Il terzo è il tiro chiave della via. Occorre risalire ancora il diedro camino, spostarsi a sinistra su di un'umida paretina, per poi aggirarla con decisione, confortati da un unico microfriend. Le difficoltà non sono finite, più su occorre infatti traversare nuovamente a destra scavalcando una spaccatura. Tirare la corda è ora impresa titanica e solo con uno sforzo sovrumano riesco a raggiungere la terza sosta (due chiodi e uno spuntone). Il tiro metterà a dura prova anche i miei compagni, chi lo supererà con un machard sulla mia corda, chi con un più classico ciapa e tira, chi con un franco paranco.
Sul quarto tiro le difficoltà diminuiscono, pur non di molto. Si risale ancora verticali per un meno marcato camino (2 chiodi).
Ci si sposta a sinistra e poi nuovamente su a concludere la quinta lunghezza (sosta su masso o spuntone a piacere). Il sesto tiro, ormai banale, è trampolino per la vetta.

Se gli stambecchi del Becco fossero carnivori, darei loro un morso del mio terzo panino col salame. Invece me lo gusto per intero, osservando con un occhio i movimenti dei cornuti e con l'altro i volti dei compari distendersi progressivamente.

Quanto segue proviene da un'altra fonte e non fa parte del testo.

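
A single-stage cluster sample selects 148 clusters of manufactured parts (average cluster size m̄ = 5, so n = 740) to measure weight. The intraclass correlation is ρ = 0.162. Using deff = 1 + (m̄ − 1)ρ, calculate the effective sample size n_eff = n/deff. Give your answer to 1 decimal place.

deff = 1 + (5 − 1)·0.162 = 1 + 0.648 = 1.648.
n_eff = 740 / 1.648 = 449.0.

449.0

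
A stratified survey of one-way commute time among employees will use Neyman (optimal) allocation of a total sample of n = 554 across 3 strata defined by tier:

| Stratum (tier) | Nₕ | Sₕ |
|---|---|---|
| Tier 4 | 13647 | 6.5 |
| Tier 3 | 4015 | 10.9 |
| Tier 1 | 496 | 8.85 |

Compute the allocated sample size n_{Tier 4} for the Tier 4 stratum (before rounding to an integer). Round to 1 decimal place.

Neyman allocation: nₕ = n·NₕSₕ / Σⱼ NⱼSⱼ.
Σ NⱼSⱼ = 13647·6.5 + 4015·10.9 + 496·8.85 = 136858.6.
n_{Tier 4} = 554·13647·6.5 / 136858.6 = 359.1.

359.1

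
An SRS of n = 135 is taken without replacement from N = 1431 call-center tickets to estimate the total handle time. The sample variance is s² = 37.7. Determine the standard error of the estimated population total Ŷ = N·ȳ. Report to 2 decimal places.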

Dopo esserci concessi tutto il tempo necessario, infiliamo tutto negli zaini e scendiamo a sud per la via normale. Squarci nella nebbia ci permettono di apprezzare il lago Colombo quasi a picco sotto di noi e parte della bucolica conca dei Gemelli. Terminate le catene della ferrata, trotterelliamo su comodo sentiero in direzione Carona. I raggi del sole ci donano scorci insperati; il lago del Becco un sussulto al cuore. Quanti anni che non ci passavo! Forse addirittura da quando bambino con mio padre mi fermavo a tirarci i sassi… e un lago mi sembrava la più bella delle mete possibili.

FOTO:
1- Oltrepassato il lago di Sardegnana, occorre cimentarsi in un sano ravano orobico.
2- Sulla terza lunghezza, ormai fuori dal grosso diedro, avvolti dalle nebbie.
3- Da bambino un lago mi sembrava la più bella delle mete possibili.